A report by the university’s faculty committee on Unrecognized Single-Gender Social Organizations proposes completely phasing out social clubs by the year 2022, first starting with single-gender groups like sororities and fraternities.

The goal is to prevent discrimination among students in favor of a more inclusive campus.

“The discriminatory practices of these organizations undermine our educational mission and the principles espoused by this Faculty and distance their members from their college experience,” the committee said.

The broad impact that small, exclusive groups can have on students interferes with the school’s mission of providing a “healthy social environment,” the report added.

Other schools like Williams College and Bowdoin College in Massachusetts have eliminated social clubs on campus.

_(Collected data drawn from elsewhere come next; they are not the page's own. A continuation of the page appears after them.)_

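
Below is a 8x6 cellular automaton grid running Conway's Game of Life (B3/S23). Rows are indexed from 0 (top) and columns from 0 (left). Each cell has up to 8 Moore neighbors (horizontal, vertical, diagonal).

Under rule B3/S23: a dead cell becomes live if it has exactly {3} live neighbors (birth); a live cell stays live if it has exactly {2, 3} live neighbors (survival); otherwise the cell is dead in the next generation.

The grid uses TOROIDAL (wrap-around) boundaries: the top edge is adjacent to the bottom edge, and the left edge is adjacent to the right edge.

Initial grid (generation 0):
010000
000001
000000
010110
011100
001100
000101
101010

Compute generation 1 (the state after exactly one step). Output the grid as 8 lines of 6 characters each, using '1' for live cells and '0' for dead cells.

Simulating step by step:
Generation 0 (given above): 15 live cells
Generation 1: 17 live cells
(generation 1 grid is the final answer)

Answer: 110001
000000
000010
010110
010000
010000
010001
111111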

Harvard’s recommendation followed their policies closely, including similar simple wording in the proposal and a student pledge.

Steven Pinker, well-known psychologist and Harvard professor, said in a statement to the Foundation for Individual Rights in Education (FIRE) that he disagreed with the planned policy because it was “at odds with the ideals of a university.”

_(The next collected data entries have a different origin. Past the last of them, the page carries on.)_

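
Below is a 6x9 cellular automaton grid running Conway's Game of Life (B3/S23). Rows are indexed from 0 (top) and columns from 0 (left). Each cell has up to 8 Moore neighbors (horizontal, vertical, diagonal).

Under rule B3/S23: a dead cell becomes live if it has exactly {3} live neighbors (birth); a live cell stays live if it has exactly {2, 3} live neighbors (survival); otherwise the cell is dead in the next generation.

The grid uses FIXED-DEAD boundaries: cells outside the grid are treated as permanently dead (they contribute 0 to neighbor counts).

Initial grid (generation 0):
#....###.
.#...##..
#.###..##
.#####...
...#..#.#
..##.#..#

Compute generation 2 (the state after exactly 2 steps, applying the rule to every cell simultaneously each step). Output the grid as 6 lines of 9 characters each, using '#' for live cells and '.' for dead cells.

Simulating step by step:
Generation 0 (given above): 25 live cells
Generation 1: 20 live cells
.....#.#.
####....#
#......#.
.#...##.#
.#....##.
..###..#.
Generation 2: 24 live cells
(generation 2 grid is the final answer)

Answer: .##......
###...###
#.....###
##...#..#
.#.##...#
..##..##.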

“A university is an institution with circumscribed responsibilities which engages in a contract with its students,” Pinker said. “Its main responsibility is to provide them with an education. It is not an arbiter over their lives, 24/7. What they do on their own time is none of the university’s business.”



In the report, committee members called out male final clubs, which are similar to fraternities, both for excluding others and for their role in sexual assault on campus.

“My roommate recently told me that one of his worst experiences at Harvard was not
being punched by a final club when all of his blockmates, including me, had received
letters under our doors inviting us to punch,” a student at Harvard said to the committee. “Yes, going co-ed might mitigate unhealthy power dynamics at final club parties. But co-ed will never solve – and,in fact, might reinforce – the exclusionary nature of social life at Harvard.”

Responses to the proposal to ban certain social clubs are mixed amongst Harvard’s graduates. One alumnus responded to an article written by the Harvard Crimson that the ban may be an infringement on the rights of students.

“Harvard is a private institution, but students are also private individuals with civil rights,” the user said. “The question is whether an institution has a right to set arbitrary criteria for behavior.”

The committee is set to release their public report and recommendation early in the fall 2017 semester in September.